Критика марксистской политэкономии в «Речи о пролитом молоке» сжата до категорических формул: «Труд не является товаром рынка, так говорить – обижать рабочих» и «Труд – это цель бытия и форма». Исток этих идей в гегелевской «Феноменологии духа», где говорится, что сущность труда состоит в том, чтобы создать вещь, а не в том, чтобы ее потребить. В русской философии те же идеи развивает о. Сергей Булгаков в «Философии хозяйства». Шутка «о пополаме» напоминает пародию на социализм у другого Булгакова: «Взять все да и поделить...» Но Бродский, скорее, имел в виду знаменитую статью С. Л. Франка в сборнике «Вехи». Франк писал: «Моральный пафос социализма сосредоточен на идее распределительной справедливости и исчерпывается ею; и эта мораль тоже имеет свои корни в механико-рационалистической теории счастья, в убеждении, что условий счастья не нужно вообще созидать, а можно просто взять или отобрать их у тех, кто незаконно завладел ими в свою пользу» [334].

Хотя инвективы Бродского против Марксовой теории прибавочной стоимости вперемешку с ироническими упоминаниями восточных религий и презрительными ремарками по поводу наркоманов могут показаться беспорядочными, «в этом безумии есть своя система». В самом деле, если считать труд не пожизненной задачей человека, а товаром, в обмен на который можно получить праздность и наслаждение, тогда идеальной сделкой, к которой должно стремиться человечество, будет полное безделье в обмен на непрерывное наслаждение.

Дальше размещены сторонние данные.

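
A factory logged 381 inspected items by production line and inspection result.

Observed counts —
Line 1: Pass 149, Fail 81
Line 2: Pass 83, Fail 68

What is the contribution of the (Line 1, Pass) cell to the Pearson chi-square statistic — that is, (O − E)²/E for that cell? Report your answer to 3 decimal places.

0.572

Row total (Line 1) = 230; column total (Pass) = 232; N = 381.
Expected count E = 230 × 232 / 381 = 140.0525.
Contribution = (O − E)²/E = (149 − 140.0525)² / 140.0525 = 0.572.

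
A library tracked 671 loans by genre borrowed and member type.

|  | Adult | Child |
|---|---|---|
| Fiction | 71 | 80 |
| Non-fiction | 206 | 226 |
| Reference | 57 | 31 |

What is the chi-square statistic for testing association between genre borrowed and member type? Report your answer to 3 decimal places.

Row totals: 151, 432, 88. Column totals: 334, 337. Grand total N = 671.
Expected counts (row total × column total / N):
  Fiction, Adult: 151×334/671 = 75.1624
  Fiction, Child: 151×337/671 = 75.8376
  Non-fiction, Adult: 432×334/671 = 215.0343
  Non-fiction, Child: 432×337/671 = 216.9657
  Reference, Adult: 88×334/671 = 43.8033
  Reference, Child: 88×337/671 = 44.1967
Contributions (O − E)²/E:
  (71 − 75.1624)²/75.1624 = 0.2305
  (80 − 75.8376)²/75.8376 = 0.2285
  (206 − 215.0343)²/215.0343 = 0.3796
  (226 − 216.9657)²/216.9657 = 0.3762
  (57 − 43.8033)²/43.8033 = 3.9758
  (31 − 44.1967)²/44.1967 = 3.9404
χ² = 0.2305 + 0.2285 + 0.3796 + 0.3762 + 3.9758 + 3.9404 = 9.131

9.131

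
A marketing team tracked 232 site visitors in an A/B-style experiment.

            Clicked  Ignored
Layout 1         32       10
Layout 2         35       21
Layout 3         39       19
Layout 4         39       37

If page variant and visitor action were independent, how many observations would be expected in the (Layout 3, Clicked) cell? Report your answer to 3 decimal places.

36.250

Row total (Layout 3) = 58; column total (Clicked) = 145; grand total N = 232.
Expected count = (row total × column total) / N = 58 × 145 / 232 = 36.250.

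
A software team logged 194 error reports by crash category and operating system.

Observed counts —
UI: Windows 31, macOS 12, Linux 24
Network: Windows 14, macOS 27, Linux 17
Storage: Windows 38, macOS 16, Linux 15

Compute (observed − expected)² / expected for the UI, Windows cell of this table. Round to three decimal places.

0.190

Row total (UI) = 67; column total (Windows) = 83; N = 194.
Expected count E = 67 × 83 / 194 = 28.6649.
Contribution = (O − E)²/E = (31 − 28.6649)² / 28.6649 = 0.190.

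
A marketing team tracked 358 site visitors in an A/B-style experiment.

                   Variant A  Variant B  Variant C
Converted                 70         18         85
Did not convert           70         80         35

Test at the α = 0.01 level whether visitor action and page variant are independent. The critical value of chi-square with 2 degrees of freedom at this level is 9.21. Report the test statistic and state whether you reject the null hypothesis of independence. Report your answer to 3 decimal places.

59.723; reject H₀

Row totals: 173, 185. Column totals: 140, 98, 120. Grand total N = 358.
Expected counts (row total × column total / N):
  Converted, Variant A: 173×140/358 = 67.6536
  Converted, Variant B: 173×98/358 = 47.3575
  Converted, Variant C: 173×120/358 = 57.9888
  Did not convert, Variant A: 185×140/358 = 72.3464
  Did not convert, Variant B: 185×98/358 = 50.6425
  Did not convert, Variant C: 185×120/358 = 62.0112
Contributions (O − E)²/E:
  (70 − 67.6536)²/67.6536 = 0.0814
  (18 − 47.3575)²/47.3575 = 18.1991
  (85 − 57.9888)²/57.9888 = 12.5818
  (70 − 72.3464)²/72.3464 = 0.0761
  (80 − 50.6425)²/50.6425 = 17.0186
  (35 − 62.0112)²/62.0112 = 11.7657
χ² = 0.0814 + 18.1991 + 12.5818 + 0.0761 + 17.0186 + 11.7657 = 59.723
df = (2−1)(3−1) = 2. Since 59.723 > 9.21, reject the null hypothesis of independence at α = 0.01.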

Этот духовный тупик и видится Бродскому в наркотическом кайфе, буддистской нирване, магометанском раю и любых утопических мечтах об обществе всеобщего счастья.

Тут важно не упускать из виду, что стихотворение написано в ироническом ключе и в качестве оболочки своих метафор Бродский берет не религии как таковые, а скорее те общественные формации, в которых распространены эти религии, то есть по большей части деспотии, общества, где резко ограничены права личности. Азия, ислам, татарщина у Бродского выступают как метафоры коллективизма не только в обществе, но и в индивидуальном сознании. Этому посвящена его большая вещь в прозе «Путешествие в Стамбул» (1985) – протест против отрицания «я» в пользу «мы», превращения людей в пыль.

В каком отношении стоит творчество Иосифа Бродского к реальной Азии? В 1990 году Бродский произнес слова, которые после 11 сентября 2001 года кажутся пророческими: «Наш мир становится вполне языческим. И я задумываюсь, а не приведет ли это язычество к столкновению – я страшно этого опасаюсь, – к крайне жесткому религиозному столкновению... <...> между исламским миром и миром, у которого о христианстве остались лишь смутные воспоминания. Христианский мир не сможет себя защитить, а исламский будет давить на него всерьез. Объясняется это простым соотношением численности населения, чисто демографически. И для меня такое столкновение видится вполне реальным. <...> Это будущее, раздираемое конфликтом духа терпимости с духом нетерпимости. <...> Прагматики утверждают, что разница между двумя мирами не столь уж велика. Я же в это ни на секунду не верю. И полагаю, что исламское понимание мироустройства – с ним надо кончать. В конце концов, наш мир на шесть веков старше ислама. Поэтому, полагаю, у нас есть право судить, что хорошо, а что плохо» [335].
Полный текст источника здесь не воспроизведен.